Disclosure statement

No potential conflict of interest was reported by the authors.

Notes on Contributors

Liliana Doganova is associate professor at the Center for the Sociology of Innovation at Mines ParisTech (Ecole des Mines de Paris). At the intersection of economic sociology and science and technology studies, her research explores the links between valuation devices and the construction of markets. She has worked on business models, the valorization of public research, and markets for bio- and clean technologies. Her current research focuses on the history of discounted cash flow analysis as a valuation technique.

Brice Laurent is a researcher at the Center for the Sociology of Innovation at Mines ParisTech (Ecole des Mines de Paris). His work focuses on the relationships between the production of knowledge and democratic ordering. He has published about nanotechnology policies and regulation, and is currently working on European regulatory and standardization initiatives targeting technical objects.

Notes

1. It should be noted that delegation is also present in the implementation of the European carbon market, and the ETS directive has been differently implemented across member states (Campins Eritja, Citation2006). Nevertheless, the standardization of the objects being exchanged (emission allowances) is central to the functioning of carbon markets, while in the markets that we examine here, it is the variation in the objects being exchanged (clean technologies and sustainable biofuels) that appears as a central concern.

2. When certification schemes are developed by consortia of private companies (in 2013, there were 13 of them), they are theoretically independent from any member state. In practice, many of them are developed by national professional organizations.

3. For example, the farmers’ professional association produced alternative calculations, claiming that the operational costs of the clean technologies that were indicated turned out to be higher than expected. Conversely, the firms that developed these technologies claimed that the total cost for the farmer was lower than stated, because the technologies allowed making savings in other parts of the farm. Moreover, the exclusive focus on ammonia and phosphorous emissions in the assessment of the environmental effects of BAT was challenged by farmers’ concerns over animal welfare (impacted by techniques which consisted in changing the feeding of animals or lowering the temperature in animal houses) and by the publication of reports that used different methodologies such as life cycle analysis. Should not the fact that animals receive a poorer diet and get chilly be taken into account in the calculation of the costs of BAT? And are not animals as much part of ‘the environment' as the air, water and land polluted by ammonia emissions is? Such questions were raised in the discussions triggered by the publication of the BAT assessments in Denmark.

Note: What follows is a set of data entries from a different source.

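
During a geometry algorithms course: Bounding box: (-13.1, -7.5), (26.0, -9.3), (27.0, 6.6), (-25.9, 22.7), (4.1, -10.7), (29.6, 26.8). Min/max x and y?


x range: [-25.9, 29.6]
y range: [-10.7, 26.8]
Bounding box: (-25.9,-10.7) to (29.6,26.8)

(-25.9,-10.7) to (29.6,26.8)


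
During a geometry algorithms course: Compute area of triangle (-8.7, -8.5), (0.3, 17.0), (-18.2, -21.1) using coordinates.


Area = |x_A(y_B-y_C) + x_B(y_C-y_A) + x_C(y_A-y_B)|/2
= |(-331.47) + (-3.78) + 464.1|/2
= 128.85/2 = 64.425

64.425


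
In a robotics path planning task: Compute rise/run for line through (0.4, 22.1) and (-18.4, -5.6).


slope = (y2-y1)/(x2-x1) = ((-5.6)-22.1)/((-18.4)-0.4) = (-27.7)/(-18.8) = 1.4734

1.4734


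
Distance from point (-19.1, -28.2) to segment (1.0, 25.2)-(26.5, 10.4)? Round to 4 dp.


Project P onto AB: t = 0.3195 (clamped to [0,1])
Closest point on segment: (9.1482, 20.4709)
Distance: 56.2744

56.2744


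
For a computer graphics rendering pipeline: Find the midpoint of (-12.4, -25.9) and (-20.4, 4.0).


M = (((-12.4)+(-20.4))/2, ((-25.9)+4)/2)
= (-16.4, -10.95)

(-16.4, -10.95)


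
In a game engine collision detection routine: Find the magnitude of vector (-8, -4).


|u| = sqrt((-8)^2 + (-4)^2) = sqrt(80) = 8.9443

8.9443


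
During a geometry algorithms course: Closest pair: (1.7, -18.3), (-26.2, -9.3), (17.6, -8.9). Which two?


d(P0,P1) = 29.3157, d(P0,P2) = 18.4708, d(P1,P2) = 43.8018
Closest: P0 and P2

Closest pair: (1.7, -18.3) and (17.6, -8.9), distance = 18.4708


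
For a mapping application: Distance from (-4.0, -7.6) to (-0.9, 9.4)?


dx=3.1, dy=17
d^2 = 3.1^2 + 17^2 = 298.61
d = sqrt(298.61) = 17.2803

17.2803


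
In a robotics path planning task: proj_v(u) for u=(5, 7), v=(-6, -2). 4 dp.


u.v = -44, |v| = sqrt(40) = 6.3246
Scalar projection = u.v / |v| = -44 / sqrt(40) = -6.957

-6.957


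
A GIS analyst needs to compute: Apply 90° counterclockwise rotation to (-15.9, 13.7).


90° CCW: (x,y) -> (-y, x)
(-15.9,13.7) -> (-13.7, -15.9)

(-13.7, -15.9)


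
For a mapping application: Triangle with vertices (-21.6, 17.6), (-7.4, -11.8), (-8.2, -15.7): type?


Side lengths squared: AB^2=1066, BC^2=15.85, CA^2=1288.45
Sorted: [15.85, 1066, 1288.45]
By sides: Scalene, By angles: Obtuse

Scalene, Obtuse


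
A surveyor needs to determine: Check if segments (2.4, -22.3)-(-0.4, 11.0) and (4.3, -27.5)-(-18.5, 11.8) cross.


Cross products: d1=-43.89, d2=-693.09, d3=-48.71, d4=600.49
d1*d2 < 0 and d3*d4 < 0? no

No, they don't intersect


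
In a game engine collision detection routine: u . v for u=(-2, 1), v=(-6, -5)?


u . v = u_x*v_x + u_y*v_y = (-2)*(-6) + 1*(-5)
= 12 + (-5) = 7

7


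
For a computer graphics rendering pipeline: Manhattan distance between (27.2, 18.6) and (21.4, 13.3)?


|27.2-21.4| + |18.6-13.3| = 5.8 + 5.3 = 11.1

11.1


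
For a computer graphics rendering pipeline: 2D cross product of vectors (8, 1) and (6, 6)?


u x v = u_x*v_y - u_y*v_x = 8*6 - 1*6
= 48 - 6 = 42

42


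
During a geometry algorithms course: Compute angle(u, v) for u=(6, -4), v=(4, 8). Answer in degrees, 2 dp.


u.v = -8, |u| = sqrt(52) = 7.2111, |v| = sqrt(80) = 8.9443
cos(theta) = u.v/(|u||v|) = -8/sqrt(4160) = -0.124035
theta = acos(-0.124035) = 97.13 degrees

97.13 degrees


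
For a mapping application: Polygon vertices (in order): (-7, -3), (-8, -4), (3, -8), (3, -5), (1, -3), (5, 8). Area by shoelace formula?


Shoelace sum: ((-7)*(-4) - (-8)*(-3)) + ((-8)*(-8) - 3*(-4)) + (3*(-5) - 3*(-8)) + (3*(-3) - 1*(-5)) + (1*8 - 5*(-3)) + (5*(-3) - (-7)*8)
= 149
Area = |149|/2 = 74.5

74.5


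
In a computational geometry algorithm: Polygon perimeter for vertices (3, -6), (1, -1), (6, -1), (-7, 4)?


Sides: (3, -6)->(1, -1): sqrt(29) = 5.385165, (1, -1)->(6, -1): sqrt(25) = 5, (6, -1)->(-7, 4): sqrt(194) = 13.928388, (-7, 4)->(3, -6): sqrt(200) = 14.142136
Sum = 38.455689
Perimeter = 38.4557

38.4557


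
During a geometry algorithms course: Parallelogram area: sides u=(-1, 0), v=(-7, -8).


|u x v| = |(-1)*(-8) - 0*(-7)|
= |8 - 0| = 8

8


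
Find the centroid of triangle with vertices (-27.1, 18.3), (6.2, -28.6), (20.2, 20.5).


Centroid = ((x_A+x_B+x_C)/3, (y_A+y_B+y_C)/3)
= (((-27.1)+6.2+20.2)/3, (18.3+(-28.6)+20.5)/3)
= (-0.2333, 3.4)

(-0.2333, 3.4)


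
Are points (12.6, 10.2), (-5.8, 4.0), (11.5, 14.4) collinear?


Cross product: ((-5.8)-12.6)*(14.4-10.2) - (4-10.2)*(11.5-12.6)
= -84.1

No, not collinear


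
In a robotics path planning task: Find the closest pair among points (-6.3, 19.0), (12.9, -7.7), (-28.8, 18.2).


d(P0,P1) = 32.8866, d(P0,P2) = 22.5142, d(P1,P2) = 49.0887
Closest: P0 and P2

Closest pair: (-6.3, 19.0) and (-28.8, 18.2), distance = 22.5142


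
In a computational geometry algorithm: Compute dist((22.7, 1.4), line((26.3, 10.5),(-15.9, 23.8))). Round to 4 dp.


|cross product| = 431.9
|line direction| = sqrt(1957.73) = 44.2462
Distance = 431.9/sqrt(1957.73) = 9.7613

9.7613


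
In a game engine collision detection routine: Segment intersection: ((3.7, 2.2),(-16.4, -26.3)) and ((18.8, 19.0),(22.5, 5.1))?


Cross products: d1=-272.05, d2=-656.89, d3=92.67, d4=477.51
d1*d2 < 0 and d3*d4 < 0? no

No, they don't intersect


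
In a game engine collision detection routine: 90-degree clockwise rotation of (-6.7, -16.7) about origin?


90° CW: (x,y) -> (y, -x)
(-6.7,-16.7) -> (-16.7, 6.7)

(-16.7, 6.7)


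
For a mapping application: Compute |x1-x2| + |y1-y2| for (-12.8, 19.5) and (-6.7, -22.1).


|(-12.8)-(-6.7)| + |19.5-(-22.1)| = 6.1 + 41.6 = 47.7

47.7


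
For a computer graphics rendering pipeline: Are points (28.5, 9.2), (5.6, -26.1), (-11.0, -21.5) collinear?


Cross product: (5.6-28.5)*((-21.5)-9.2) - ((-26.1)-9.2)*((-11)-28.5)
= -691.32

No, not collinear


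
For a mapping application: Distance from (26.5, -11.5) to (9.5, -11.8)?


dx=-17, dy=-0.3
d^2 = (-17)^2 + (-0.3)^2 = 289.09
d = sqrt(289.09) = 17.0026

17.0026


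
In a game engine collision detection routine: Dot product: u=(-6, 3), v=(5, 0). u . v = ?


u . v = u_x*v_x + u_y*v_y = (-6)*5 + 3*0
= (-30) + 0 = -30

-30


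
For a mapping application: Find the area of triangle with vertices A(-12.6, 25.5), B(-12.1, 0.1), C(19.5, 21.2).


Area = |x_A(y_B-y_C) + x_B(y_C-y_A) + x_C(y_A-y_B)|/2
= |265.86 + 52.03 + 495.3|/2
= 813.19/2 = 406.595

406.595


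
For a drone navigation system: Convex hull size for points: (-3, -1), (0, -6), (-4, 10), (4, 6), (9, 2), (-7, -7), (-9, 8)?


Convex hull vertices (CCW): (-9, 8), (-7, -7), (0, -6), (9, 2), (4, 6), (-4, 10)
Count = 6

6


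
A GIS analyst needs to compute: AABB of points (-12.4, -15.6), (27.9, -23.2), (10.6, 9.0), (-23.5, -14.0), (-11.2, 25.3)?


x range: [-23.5, 27.9]
y range: [-23.2, 25.3]
Bounding box: (-23.5,-23.2) to (27.9,25.3)

(-23.5,-23.2) to (27.9,25.3)


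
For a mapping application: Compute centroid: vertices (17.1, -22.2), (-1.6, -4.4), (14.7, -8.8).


Centroid = ((x_A+x_B+x_C)/3, (y_A+y_B+y_C)/3)
= ((17.1+(-1.6)+14.7)/3, ((-22.2)+(-4.4)+(-8.8))/3)
= (10.0667, -11.8)

(10.0667, -11.8)


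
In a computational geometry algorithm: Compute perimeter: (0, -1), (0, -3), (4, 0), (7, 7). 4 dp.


Sides: (0, -1)->(0, -3): sqrt(4) = 2, (0, -3)->(4, 0): sqrt(25) = 5, (4, 0)->(7, 7): sqrt(58) = 7.615773, (7, 7)->(0, -1): sqrt(113) = 10.630146
Sum = 25.245919
Perimeter = 25.2459

25.2459


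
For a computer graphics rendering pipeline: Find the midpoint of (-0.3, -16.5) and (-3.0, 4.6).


M = (((-0.3)+(-3))/2, ((-16.5)+4.6)/2)
= (-1.65, -5.95)

(-1.65, -5.95)


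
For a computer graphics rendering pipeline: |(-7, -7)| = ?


|u| = sqrt((-7)^2 + (-7)^2) = sqrt(98) = 9.8995

9.8995


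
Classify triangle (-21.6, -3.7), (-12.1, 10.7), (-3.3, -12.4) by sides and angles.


Side lengths squared: AB^2=297.61, BC^2=611.05, CA^2=410.58
Sorted: [297.61, 410.58, 611.05]
By sides: Scalene, By angles: Acute

Scalene, Acute


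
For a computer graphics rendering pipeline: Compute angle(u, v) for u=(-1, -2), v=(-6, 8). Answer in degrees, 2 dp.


u.v = -10, |u| = sqrt(5) = 2.2361, |v| = sqrt(100) = 10
cos(theta) = u.v/(|u||v|) = -10/sqrt(500) = -0.447214
theta = acos(-0.447214) = 116.57 degrees

116.57 degrees


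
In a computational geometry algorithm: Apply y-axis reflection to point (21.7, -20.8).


Reflection over y-axis: (x,y) -> (-x,y)
(21.7, -20.8) -> (-21.7, -20.8)

(-21.7, -20.8)


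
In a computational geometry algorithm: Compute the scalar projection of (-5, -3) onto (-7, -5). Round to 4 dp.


u.v = 50, |v| = sqrt(74) = 8.6023
Scalar projection = u.v / |v| = 50 / sqrt(74) = 5.8124

5.8124


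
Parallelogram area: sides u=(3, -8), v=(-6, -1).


|u x v| = |3*(-1) - (-8)*(-6)|
= |(-3) - 48| = 51

51


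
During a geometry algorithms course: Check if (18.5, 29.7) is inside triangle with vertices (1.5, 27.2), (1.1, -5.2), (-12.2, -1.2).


Cross products: AB x AP = 549.8, BC x BP = -533.77, CA x CP = -448.55
All same sign? no

No, outside


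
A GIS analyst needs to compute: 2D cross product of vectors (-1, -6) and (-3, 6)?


u x v = u_x*v_y - u_y*v_x = (-1)*6 - (-6)*(-3)
= (-6) - 18 = -24

-24


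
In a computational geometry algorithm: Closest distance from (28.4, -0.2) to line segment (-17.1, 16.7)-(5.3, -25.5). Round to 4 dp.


Project P onto AB: t = 0.759 (clamped to [0,1])
Closest point on segment: (-0.0995, -15.3277)
Distance: 32.2656

32.2656


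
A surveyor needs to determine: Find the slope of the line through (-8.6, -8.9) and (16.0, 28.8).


slope = (y2-y1)/(x2-x1) = (28.8-(-8.9))/(16-(-8.6)) = 37.7/24.6 = 1.5325

1.5325


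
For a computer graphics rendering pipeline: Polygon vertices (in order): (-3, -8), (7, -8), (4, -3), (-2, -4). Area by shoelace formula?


Shoelace sum: ((-3)*(-8) - 7*(-8)) + (7*(-3) - 4*(-8)) + (4*(-4) - (-2)*(-3)) + ((-2)*(-8) - (-3)*(-4))
= 73
Area = |73|/2 = 36.5

36.5


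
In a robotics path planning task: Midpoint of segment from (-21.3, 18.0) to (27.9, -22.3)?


M = (((-21.3)+27.9)/2, (18+(-22.3))/2)
= (3.3, -2.15)

(3.3, -2.15)


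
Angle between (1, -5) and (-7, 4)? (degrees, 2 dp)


u.v = -27, |u| = sqrt(26) = 5.099, |v| = sqrt(65) = 8.0623
cos(theta) = u.v/(|u||v|) = -27/sqrt(1690) = -0.656781
theta = acos(-0.656781) = 131.05 degrees

131.05 degrees


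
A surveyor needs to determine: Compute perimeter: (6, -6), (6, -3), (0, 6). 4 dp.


Sides: (6, -6)->(6, -3): sqrt(9) = 3, (6, -3)->(0, 6): sqrt(117) = 10.816654, (0, 6)->(6, -6): sqrt(180) = 13.416408
Sum = 27.233062
Perimeter = 27.2331

27.2331


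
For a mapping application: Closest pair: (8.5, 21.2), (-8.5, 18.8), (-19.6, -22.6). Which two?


d(P0,P1) = 17.1686, d(P0,P2) = 52.0389, d(P1,P2) = 42.8622
Closest: P0 and P1

Closest pair: (8.5, 21.2) and (-8.5, 18.8), distance = 17.1686


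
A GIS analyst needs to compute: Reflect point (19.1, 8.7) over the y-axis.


Reflection over y-axis: (x,y) -> (-x,y)
(19.1, 8.7) -> (-19.1, 8.7)

(-19.1, 8.7)


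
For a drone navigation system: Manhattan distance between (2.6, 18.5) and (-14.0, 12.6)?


|2.6-(-14)| + |18.5-12.6| = 16.6 + 5.9 = 22.5

22.5


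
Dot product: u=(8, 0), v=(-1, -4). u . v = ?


u . v = u_x*v_x + u_y*v_y = 8*(-1) + 0*(-4)
= (-8) + 0 = -8

-8


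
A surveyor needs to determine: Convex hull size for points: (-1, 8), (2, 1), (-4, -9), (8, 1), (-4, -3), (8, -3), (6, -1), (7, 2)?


Convex hull vertices (CCW): (-4, -9), (8, -3), (8, 1), (7, 2), (-1, 8), (-4, -3)
Count = 6

6


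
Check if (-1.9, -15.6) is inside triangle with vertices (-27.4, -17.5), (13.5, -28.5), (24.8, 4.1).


Cross products: AB x AP = 358.21, BC x BP = 647.81, CA x CP = 451.62
All same sign? yes

Yes, inside


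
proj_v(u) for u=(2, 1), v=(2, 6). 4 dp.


u.v = 10, |v| = sqrt(40) = 6.3246
Scalar projection = u.v / |v| = 10 / sqrt(40) = 1.5811

1.5811


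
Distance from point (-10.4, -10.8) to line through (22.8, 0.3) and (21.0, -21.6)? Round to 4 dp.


|cross product| = 707.1
|line direction| = sqrt(482.85) = 21.9738
Distance = 707.1/sqrt(482.85) = 32.1792

32.1792


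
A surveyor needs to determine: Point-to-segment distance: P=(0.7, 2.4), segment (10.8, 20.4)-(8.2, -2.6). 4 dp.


Project P onto AB: t = 0.8217 (clamped to [0,1])
Closest point on segment: (8.6635, 1.4998)
Distance: 8.0142

8.0142


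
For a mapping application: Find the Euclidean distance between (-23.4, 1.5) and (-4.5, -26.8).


dx=18.9, dy=-28.3
d^2 = 18.9^2 + (-28.3)^2 = 1158.1
d = sqrt(1158.1) = 34.0309

34.0309


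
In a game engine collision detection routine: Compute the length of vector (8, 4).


|u| = sqrt(8^2 + 4^2) = sqrt(80) = 8.9443

8.9443


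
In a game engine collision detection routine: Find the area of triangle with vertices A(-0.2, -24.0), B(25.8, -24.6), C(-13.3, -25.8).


Area = |x_A(y_B-y_C) + x_B(y_C-y_A) + x_C(y_A-y_B)|/2
= |(-0.24) + (-46.44) + (-7.98)|/2
= 54.66/2 = 27.33

27.33


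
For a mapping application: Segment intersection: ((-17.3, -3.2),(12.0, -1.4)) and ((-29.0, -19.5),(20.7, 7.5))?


Cross products: d1=494.21, d2=-207.43, d3=-456.53, d4=245.11
d1*d2 < 0 and d3*d4 < 0? yes

Yes, they intersect


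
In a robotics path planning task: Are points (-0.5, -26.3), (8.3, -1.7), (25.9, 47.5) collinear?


Cross product: (8.3-(-0.5))*(47.5-(-26.3)) - ((-1.7)-(-26.3))*(25.9-(-0.5))
= 0

Yes, collinear


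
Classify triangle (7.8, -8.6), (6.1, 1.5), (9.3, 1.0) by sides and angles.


Side lengths squared: AB^2=104.9, BC^2=10.49, CA^2=94.41
Sorted: [10.49, 94.41, 104.9]
By sides: Scalene, By angles: Right

Scalene, Right


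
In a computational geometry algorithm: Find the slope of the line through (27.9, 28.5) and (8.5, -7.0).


slope = (y2-y1)/(x2-x1) = ((-7)-28.5)/(8.5-27.9) = (-35.5)/(-19.4) = 1.8299

1.8299


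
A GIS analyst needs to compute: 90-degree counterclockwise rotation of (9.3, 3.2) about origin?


90° CCW: (x,y) -> (-y, x)
(9.3,3.2) -> (-3.2, 9.3)

(-3.2, 9.3)


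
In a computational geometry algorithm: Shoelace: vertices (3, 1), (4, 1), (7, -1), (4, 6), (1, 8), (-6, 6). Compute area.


Shoelace sum: (3*1 - 4*1) + (4*(-1) - 7*1) + (7*6 - 4*(-1)) + (4*8 - 1*6) + (1*6 - (-6)*8) + ((-6)*1 - 3*6)
= 90
Area = |90|/2 = 45

45


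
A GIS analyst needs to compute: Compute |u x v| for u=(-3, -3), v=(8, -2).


|u x v| = |(-3)*(-2) - (-3)*8|
= |6 - (-24)| = 30

30


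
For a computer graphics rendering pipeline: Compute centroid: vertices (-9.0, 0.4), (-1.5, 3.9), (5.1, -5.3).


Centroid = ((x_A+x_B+x_C)/3, (y_A+y_B+y_C)/3)
= (((-9)+(-1.5)+5.1)/3, (0.4+3.9+(-5.3))/3)
= (-1.8, -0.3333)

(-1.8, -0.3333)


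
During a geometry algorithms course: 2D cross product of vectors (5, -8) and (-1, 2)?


u x v = u_x*v_y - u_y*v_x = 5*2 - (-8)*(-1)
= 10 - 8 = 2

2


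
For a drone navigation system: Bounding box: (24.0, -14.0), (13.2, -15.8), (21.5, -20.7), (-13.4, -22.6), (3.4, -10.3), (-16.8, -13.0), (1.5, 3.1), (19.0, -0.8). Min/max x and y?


x range: [-16.8, 24]
y range: [-22.6, 3.1]
Bounding box: (-16.8,-22.6) to (24,3.1)

(-16.8,-22.6) to (24,3.1)


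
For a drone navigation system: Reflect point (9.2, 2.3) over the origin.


Reflection over origin: (x,y) -> (-x,-y)
(9.2, 2.3) -> (-9.2, -2.3)

(-9.2, -2.3)


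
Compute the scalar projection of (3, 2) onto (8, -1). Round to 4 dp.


u.v = 22, |v| = sqrt(65) = 8.0623
Scalar projection = u.v / |v| = 22 / sqrt(65) = 2.7288

2.7288


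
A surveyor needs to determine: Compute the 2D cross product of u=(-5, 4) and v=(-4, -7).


u x v = u_x*v_y - u_y*v_x = (-5)*(-7) - 4*(-4)
= 35 - (-16) = 51

51


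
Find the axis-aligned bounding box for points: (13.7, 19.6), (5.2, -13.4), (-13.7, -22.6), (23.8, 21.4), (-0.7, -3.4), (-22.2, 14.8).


x range: [-22.2, 23.8]
y range: [-22.6, 21.4]
Bounding box: (-22.2,-22.6) to (23.8,21.4)

(-22.2,-22.6) to (23.8,21.4)


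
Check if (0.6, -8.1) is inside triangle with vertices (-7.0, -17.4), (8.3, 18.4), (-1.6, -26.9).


Cross products: AB x AP = -129.79, BC x BP = -86.46, CA x CP = -122.42
All same sign? yes

Yes, inside


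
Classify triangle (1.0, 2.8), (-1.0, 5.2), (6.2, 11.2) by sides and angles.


Side lengths squared: AB^2=9.76, BC^2=87.84, CA^2=97.6
Sorted: [9.76, 87.84, 97.6]
By sides: Scalene, By angles: Right

Scalene, Right


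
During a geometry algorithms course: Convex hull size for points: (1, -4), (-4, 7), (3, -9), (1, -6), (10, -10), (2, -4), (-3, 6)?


Convex hull vertices (CCW): (-4, 7), (1, -6), (3, -9), (10, -10), (-3, 6)
Count = 5

5


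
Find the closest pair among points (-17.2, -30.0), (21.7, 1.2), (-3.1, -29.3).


d(P0,P1) = 49.8663, d(P0,P2) = 14.1174, d(P1,P2) = 39.3102
Closest: P0 and P2

Closest pair: (-17.2, -30.0) and (-3.1, -29.3), distance = 14.1174


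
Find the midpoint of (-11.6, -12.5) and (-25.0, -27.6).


M = (((-11.6)+(-25))/2, ((-12.5)+(-27.6))/2)
= (-18.3, -20.05)

(-18.3, -20.05)


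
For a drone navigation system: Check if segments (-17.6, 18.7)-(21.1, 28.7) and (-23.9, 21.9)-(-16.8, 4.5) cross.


Cross products: d1=86.9, d2=831.28, d3=186.84, d4=-557.54
d1*d2 < 0 and d3*d4 < 0? no

No, they don't intersect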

4. A similar critique can be found in the case of environmental certification initiatives such as the Forest Stewardship Council. For a discussion of this critique, and a description of the spaces for debate and participation surprisingly opened by what can yet be described as a neoliberal form of governance, see Klooster (Citation2010).

5. As mentioned above, in the revisions of the IPPC directive the construction an ETS was put forward as a means to achieve harmonization; it was adopted for some emissions but abandoned for others following expert reports and public consultation. In the case of RED, the ETS was a negative reference during the discussions on sustainable biofuels: for the NGOs in particular, the future market for sustainable biofuels had to preserve a connection between the materiality of the product and the ‘sustainable' qualification.

6. We thank the two anonymous reviewers for this observation.

Additional information

Funding

One of the authors acknowledges support from the project Performabusiness funded by the European Research Council (ERC Starting Grant 263529).